Volume II has the three stories mentioned above. The Miser is by far the longest (pages 1-185) and possibly the most interesting of all the tales. It concerns a fellow curate of Abraham Williams, one Llewellin Davies, whose local image is that of a penurious, niggardly man. An old Welshwoman, Margery Jones looks after him; both are from North Wales. After much urging (having taken Davies' services when ill and comforted him when the old woman dies), Williams gets Davies to narrate his story. His father was a spendthrift, who brought disaster on his family. The family home is to be taken from them, but young Davies gets a strange document drawn up by the local solicitors; he can repurchase the property if he can gather together enough finance. He has 30 years to do this. He is penniless. Moreover, two years after the disaster, both his brothers die, as does his mother;  then his father degenerates into a paralytic and a driveller. He, too, then dies. After miseries in a small boys' school in London, Davies gains a curacy in Kent. From then on he hoards, scrimps and saves to reach the required amount to buy back the family holding. He achieves it; hence he can explain things to Abraham. He travels to North Wales to claim his land. Sleeping in his boyhood chamber, he does not surface the following morning. An old servant does to the bedchamber: he drew back the hangings, and beheld his master a corpse; and the stiffened condition of the limbs, with the cold and clammy state of the skin, gave proof that he must have been dead at least four hours. An uplifting ending; melancholia reigns again.

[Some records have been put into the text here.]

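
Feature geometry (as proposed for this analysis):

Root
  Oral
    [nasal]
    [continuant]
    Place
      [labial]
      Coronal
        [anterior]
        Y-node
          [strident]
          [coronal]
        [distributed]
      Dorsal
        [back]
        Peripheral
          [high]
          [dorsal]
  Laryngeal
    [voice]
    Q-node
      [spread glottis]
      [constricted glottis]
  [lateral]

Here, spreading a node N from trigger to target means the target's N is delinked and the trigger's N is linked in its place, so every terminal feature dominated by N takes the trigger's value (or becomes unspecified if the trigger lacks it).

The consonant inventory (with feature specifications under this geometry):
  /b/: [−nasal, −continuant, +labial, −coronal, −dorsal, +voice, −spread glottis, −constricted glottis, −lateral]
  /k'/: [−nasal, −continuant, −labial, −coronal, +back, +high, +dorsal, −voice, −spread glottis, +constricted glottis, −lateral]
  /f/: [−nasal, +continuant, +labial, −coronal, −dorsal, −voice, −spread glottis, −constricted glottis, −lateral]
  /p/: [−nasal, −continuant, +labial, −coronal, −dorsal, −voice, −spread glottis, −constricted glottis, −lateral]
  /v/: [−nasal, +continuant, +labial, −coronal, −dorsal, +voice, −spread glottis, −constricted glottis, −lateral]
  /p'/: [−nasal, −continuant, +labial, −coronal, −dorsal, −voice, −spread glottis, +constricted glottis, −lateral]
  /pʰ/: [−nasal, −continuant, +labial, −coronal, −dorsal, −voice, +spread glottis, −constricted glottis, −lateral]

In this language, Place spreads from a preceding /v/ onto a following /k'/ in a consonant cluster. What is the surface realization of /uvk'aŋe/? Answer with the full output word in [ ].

Place immediately or transitively dominates [labial], [anterior], [strident], [coronal], [distributed], [back], [high], [dorsal].
After delinking /k'/'s Place and linking /v/'s, the affected terminals become [+labial], [−coronal], [−dorsal]; [nasal], [continuant], [voice], … (outside Place) are retained from /k'/.
Among the inventory, only /p'/ has exactly this specification, giving the surface form [uvp'aŋe].

[uvp'aŋe]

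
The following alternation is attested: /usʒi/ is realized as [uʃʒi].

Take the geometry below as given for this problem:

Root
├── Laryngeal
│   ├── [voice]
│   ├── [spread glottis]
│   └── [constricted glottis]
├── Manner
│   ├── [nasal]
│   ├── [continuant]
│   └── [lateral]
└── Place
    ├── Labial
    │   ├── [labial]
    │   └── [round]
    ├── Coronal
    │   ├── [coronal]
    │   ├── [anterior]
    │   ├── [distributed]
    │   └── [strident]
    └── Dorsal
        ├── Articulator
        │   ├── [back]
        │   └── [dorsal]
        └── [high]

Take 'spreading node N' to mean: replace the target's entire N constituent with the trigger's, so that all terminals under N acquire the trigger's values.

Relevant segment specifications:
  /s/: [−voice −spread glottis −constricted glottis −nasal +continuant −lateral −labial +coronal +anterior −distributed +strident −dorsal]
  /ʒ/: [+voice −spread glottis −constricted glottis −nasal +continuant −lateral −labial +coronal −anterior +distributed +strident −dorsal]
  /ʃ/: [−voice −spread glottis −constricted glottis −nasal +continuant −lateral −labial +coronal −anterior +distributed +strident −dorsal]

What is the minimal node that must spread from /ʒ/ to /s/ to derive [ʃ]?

Coronal

Comparing /s/ with its surface form [ʃ], the features that change are [anterior], [distributed].
These terminals are all dominated by Coronal, and no proper subconstituent of Coronal covers them all; Coronal is their lowest common ancestor.
Spreading Coronal from /ʒ/ overwrites each of those terminals with /ʒ/'s values, yielding exactly [ʃ].
[voice] stays as in /s/ although /ʒ/ differs there, so no node dominating it spread; among the remaining candidates Coronal is the lowest that derives the output.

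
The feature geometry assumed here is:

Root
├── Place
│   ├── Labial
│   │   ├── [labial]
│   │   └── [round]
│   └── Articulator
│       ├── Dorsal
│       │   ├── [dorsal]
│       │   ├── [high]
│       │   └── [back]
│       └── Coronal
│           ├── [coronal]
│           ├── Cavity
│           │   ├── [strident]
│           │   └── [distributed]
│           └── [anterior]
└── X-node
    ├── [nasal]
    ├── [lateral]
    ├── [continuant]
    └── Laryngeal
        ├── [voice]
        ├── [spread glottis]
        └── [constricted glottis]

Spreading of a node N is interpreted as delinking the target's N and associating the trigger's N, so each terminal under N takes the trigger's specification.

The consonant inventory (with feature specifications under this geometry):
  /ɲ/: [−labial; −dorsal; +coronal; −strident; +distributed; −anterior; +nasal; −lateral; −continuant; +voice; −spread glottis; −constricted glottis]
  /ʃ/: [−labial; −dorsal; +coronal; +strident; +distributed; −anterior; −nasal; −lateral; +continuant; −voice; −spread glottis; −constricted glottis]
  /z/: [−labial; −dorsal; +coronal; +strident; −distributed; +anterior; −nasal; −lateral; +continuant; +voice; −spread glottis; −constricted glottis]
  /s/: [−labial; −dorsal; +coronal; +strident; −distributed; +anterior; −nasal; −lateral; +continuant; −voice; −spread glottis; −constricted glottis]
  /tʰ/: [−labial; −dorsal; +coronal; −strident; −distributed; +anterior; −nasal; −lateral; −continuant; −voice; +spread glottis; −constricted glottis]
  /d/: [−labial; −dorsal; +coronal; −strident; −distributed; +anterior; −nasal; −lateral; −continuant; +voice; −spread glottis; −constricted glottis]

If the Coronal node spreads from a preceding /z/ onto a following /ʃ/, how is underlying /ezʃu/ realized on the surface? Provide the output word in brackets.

[ezsu]

The Coronal node dominates the terminals [coronal], [strident], [distributed], [anterior].
The target acquires /z/'s values for everything under Coronal — [+coronal], [+strident], [−distributed], [+anterior] — while keeping its own [labial], [dorsal], [nasal], ….
The resulting bundle matches /s/ in the inventory; substituting it for /ʃ/ gives [ezsu].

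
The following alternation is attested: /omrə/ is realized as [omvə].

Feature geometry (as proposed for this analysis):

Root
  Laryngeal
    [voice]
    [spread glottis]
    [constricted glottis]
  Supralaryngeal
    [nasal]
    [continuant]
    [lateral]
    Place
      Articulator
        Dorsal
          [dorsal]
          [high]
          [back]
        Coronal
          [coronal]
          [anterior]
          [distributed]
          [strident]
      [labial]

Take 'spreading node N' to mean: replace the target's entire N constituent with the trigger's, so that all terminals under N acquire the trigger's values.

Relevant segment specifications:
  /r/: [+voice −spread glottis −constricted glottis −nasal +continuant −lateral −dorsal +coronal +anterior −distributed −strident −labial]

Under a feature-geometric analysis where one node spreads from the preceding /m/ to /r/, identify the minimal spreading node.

Place

The alternation /r/ → [v] changes [labial], [coronal], [anterior], [distributed], [strident] and nothing else.
These terminals are all dominated by Place, and no proper subconstituent of Place covers them all; Place is their lowest common ancestor.
If Place spreads, every terminal under it takes /m/'s value, producing [v] as observed.
Since [nasal], [continuant] are preserved even though /m/ disagrees there, no node above Place spread.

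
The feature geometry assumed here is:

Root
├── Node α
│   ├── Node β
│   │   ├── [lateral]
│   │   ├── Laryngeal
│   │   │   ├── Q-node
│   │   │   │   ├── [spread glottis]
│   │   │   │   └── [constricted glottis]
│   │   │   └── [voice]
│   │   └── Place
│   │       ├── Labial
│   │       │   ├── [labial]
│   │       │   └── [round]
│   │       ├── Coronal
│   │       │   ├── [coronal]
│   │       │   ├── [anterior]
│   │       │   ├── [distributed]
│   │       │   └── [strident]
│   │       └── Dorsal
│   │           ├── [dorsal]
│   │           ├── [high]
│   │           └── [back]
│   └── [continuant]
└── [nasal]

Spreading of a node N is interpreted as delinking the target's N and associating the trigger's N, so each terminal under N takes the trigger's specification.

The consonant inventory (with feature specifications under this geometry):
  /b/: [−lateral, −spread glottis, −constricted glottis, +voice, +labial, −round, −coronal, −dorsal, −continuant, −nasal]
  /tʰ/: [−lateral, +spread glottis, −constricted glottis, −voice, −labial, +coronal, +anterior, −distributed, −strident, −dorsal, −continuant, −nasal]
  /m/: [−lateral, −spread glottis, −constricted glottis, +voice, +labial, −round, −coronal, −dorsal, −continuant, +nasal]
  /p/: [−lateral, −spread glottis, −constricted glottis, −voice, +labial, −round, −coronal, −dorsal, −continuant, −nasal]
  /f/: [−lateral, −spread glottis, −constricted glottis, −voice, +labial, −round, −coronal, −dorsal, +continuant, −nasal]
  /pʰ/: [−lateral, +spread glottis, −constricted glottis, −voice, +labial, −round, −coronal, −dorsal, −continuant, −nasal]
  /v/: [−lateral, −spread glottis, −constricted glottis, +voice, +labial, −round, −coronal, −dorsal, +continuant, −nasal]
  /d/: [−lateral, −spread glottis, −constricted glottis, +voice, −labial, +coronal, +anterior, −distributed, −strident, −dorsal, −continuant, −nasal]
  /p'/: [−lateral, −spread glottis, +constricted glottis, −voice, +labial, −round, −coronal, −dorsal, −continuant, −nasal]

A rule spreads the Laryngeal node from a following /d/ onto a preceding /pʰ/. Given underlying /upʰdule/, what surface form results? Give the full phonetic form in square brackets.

Terminals under Laryngeal in this geometry: [spread glottis], [constricted glottis], [voice].
The target acquires /d/'s values for everything under Laryngeal — [−spread glottis], [−constricted glottis], [+voice] — while keeping its own [lateral], [labial], [round], ….
Among the inventory, only /b/ has exactly this specification, giving the surface form [ubdule].

[ubdule]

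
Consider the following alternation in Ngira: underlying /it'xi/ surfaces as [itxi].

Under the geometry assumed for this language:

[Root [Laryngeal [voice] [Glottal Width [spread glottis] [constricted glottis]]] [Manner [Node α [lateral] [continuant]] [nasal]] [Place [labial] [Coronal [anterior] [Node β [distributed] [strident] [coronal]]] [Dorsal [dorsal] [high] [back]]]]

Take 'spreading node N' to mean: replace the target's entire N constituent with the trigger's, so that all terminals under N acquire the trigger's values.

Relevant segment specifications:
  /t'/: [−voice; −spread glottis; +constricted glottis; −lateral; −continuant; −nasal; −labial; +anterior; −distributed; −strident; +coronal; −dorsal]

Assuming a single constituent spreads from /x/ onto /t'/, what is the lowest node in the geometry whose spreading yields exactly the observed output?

[constricted glottis]

Feature comparison: [constricted glottis] differs between /t'/ and [t]; the remaining terminals match.
Since just one terminal is affected and it takes /x/'s value, spreading the terminal [constricted glottis] alone is sufficient and minimal.
Features on which the two segments disagree outside [constricted glottis], such as [coronal], [continuant], are unchanged — nothing dominating them spread, and [constricted glottis] is the minimal sufficient constituent.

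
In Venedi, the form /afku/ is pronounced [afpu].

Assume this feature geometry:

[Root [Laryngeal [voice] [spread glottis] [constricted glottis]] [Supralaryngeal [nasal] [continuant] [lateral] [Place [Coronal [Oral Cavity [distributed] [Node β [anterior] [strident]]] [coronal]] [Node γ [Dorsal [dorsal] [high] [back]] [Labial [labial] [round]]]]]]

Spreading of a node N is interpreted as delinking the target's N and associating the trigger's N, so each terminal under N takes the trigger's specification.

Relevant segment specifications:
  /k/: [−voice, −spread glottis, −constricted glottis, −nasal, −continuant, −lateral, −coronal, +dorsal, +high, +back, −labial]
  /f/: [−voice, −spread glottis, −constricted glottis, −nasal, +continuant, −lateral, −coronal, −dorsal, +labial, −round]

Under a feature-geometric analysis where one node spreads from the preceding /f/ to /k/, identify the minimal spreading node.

Node γ

The alternation /k/ → [p] changes [labial], [round], [dorsal], [high], [back] and nothing else.
These terminals are all dominated by Node γ, and no proper subconstituent of Node γ covers them all; Node γ is their lowest common ancestor.
Spreading Node γ from /f/ overwrites each of those terminals with /f/'s values, yielding exactly [p].
[continuant] stays as in /k/ although /f/ differs there, so no node dominating it spread; among the remaining candidates Node γ is the lowest that derives the output.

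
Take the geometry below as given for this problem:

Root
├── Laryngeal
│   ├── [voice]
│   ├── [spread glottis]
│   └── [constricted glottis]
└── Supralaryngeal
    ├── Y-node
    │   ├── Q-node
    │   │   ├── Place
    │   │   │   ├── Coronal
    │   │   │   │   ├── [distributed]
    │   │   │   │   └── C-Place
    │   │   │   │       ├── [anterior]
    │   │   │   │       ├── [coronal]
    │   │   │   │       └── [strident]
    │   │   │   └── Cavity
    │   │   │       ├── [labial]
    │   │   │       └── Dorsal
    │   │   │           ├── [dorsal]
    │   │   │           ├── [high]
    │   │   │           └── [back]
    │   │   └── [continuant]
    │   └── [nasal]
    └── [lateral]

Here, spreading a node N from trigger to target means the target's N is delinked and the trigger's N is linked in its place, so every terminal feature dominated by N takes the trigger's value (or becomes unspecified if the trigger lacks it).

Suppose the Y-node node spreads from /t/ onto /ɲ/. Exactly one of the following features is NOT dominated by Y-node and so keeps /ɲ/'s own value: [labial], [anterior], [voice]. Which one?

[voice]

The terminals dominated by Y-node are [distributed], [anterior], [coronal], [strident], [labial], [dorsal], [high], [back], [continuant], [nasal].
Of the listed options, [labial], [anterior] are among these and would be overwritten by spreading Y-node.
But [voice] is a dependent of Laryngeal, outside Y-node; it is therefore untouched by the spreading.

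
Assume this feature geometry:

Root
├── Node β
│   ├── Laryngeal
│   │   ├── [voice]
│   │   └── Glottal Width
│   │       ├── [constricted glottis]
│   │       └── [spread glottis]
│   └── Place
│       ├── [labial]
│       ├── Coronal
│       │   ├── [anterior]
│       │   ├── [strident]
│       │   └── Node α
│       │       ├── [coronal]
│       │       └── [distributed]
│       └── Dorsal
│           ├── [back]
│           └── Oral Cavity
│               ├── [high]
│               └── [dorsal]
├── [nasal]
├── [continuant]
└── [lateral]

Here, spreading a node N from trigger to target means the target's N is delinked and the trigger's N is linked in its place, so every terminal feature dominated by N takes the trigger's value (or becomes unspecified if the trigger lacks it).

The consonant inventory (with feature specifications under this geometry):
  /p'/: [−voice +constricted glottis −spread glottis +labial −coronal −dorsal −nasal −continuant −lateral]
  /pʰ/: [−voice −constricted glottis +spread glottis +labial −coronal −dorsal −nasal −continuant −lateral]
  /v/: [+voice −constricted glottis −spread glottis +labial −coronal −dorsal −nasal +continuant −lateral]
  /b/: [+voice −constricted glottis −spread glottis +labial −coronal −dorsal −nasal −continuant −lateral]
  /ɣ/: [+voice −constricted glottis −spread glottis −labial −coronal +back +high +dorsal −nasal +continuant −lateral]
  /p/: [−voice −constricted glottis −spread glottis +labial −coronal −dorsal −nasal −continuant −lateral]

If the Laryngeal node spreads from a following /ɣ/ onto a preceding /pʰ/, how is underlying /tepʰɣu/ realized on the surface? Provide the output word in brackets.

Laryngeal immediately or transitively dominates [voice], [constricted glottis], [spread glottis].
Spreading Laryngeal from /ɣ/ onto /pʰ/ replaces those values with /ɣ/'s: [+voice], [−constricted glottis], [−spread glottis]. Features outside Laryngeal ([labial], [coronal], [dorsal], …) stay as in /pʰ/.
Among the inventory, only /b/ has exactly this specification, giving the surface form [tebɣu].

[tebɣu]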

Worse is to follow. The Rose of East Kent tells the sad story of Rose, daughter of Captain Wilmot, a retired officer of the navy. A paragon of virtue, and worryingly innocent, she falls for an absolute bounder, the Hon. Major Elliot. His love-making is successful in both the Captain and his daughter's eyes. It would be difficult to meet a more agreeable or gentlemanly man. A wedding is planned: BUT someone knows something and spills the beans just prior to the wedding day. Elliot is already married! The rotter skips away to London and embarks for the East Indies and is heard of no more.  Rose is not just shattered; she was stricken She takes to her bed - her life appeared to steal away, like the sands through an hour-glass... She dies and is followed by her broken-hearted father, six months later. The Parish Apprentice is of a different hue, but also ends in death. Once again, it has a story within a story. The curate is called to the dying John Bushell, late a parish apprentice, but now the richest man in the parish. Rumours abound of how he gained his wealth and he has a morbid dislike of his fellow-men and the church. It is clear that there is an enormous weight on his conscience; eventually he unburdens himself to Abraham. It is a sorry tale of two murders, including that of a pretty awful Jew. It is of note that the author has a very poor opinion of workhouse children...in nine cases out of ten, a child reared in a workhouse proves, when he attains to manhood, both idle and wicked.

I have not made up my mind about Gleig as a writer of fiction. There is a touch of the documentary about these stories. Perhaps he is correct when he terms his tales plain narratives. The author seems detached from his characters, his writing appears measured with almost a lack of warmth. There is no humour to lighten the melancholy. His framework of a story teller within storyteller - e.g. the narrator -> the curate -> the Fatalist, the Miser and the Parish Apprentice - pushes the author further away from his tale.  Unlike several of his Scottish contemporaries, he does not drench his pages with religious (didactic?) platitudes, even though he is of the cloth. His style is urbane and it flows well, so I should admire it more than I do. If I can afford it, I might try and purchase The Subaltern, to see if I can be more positive.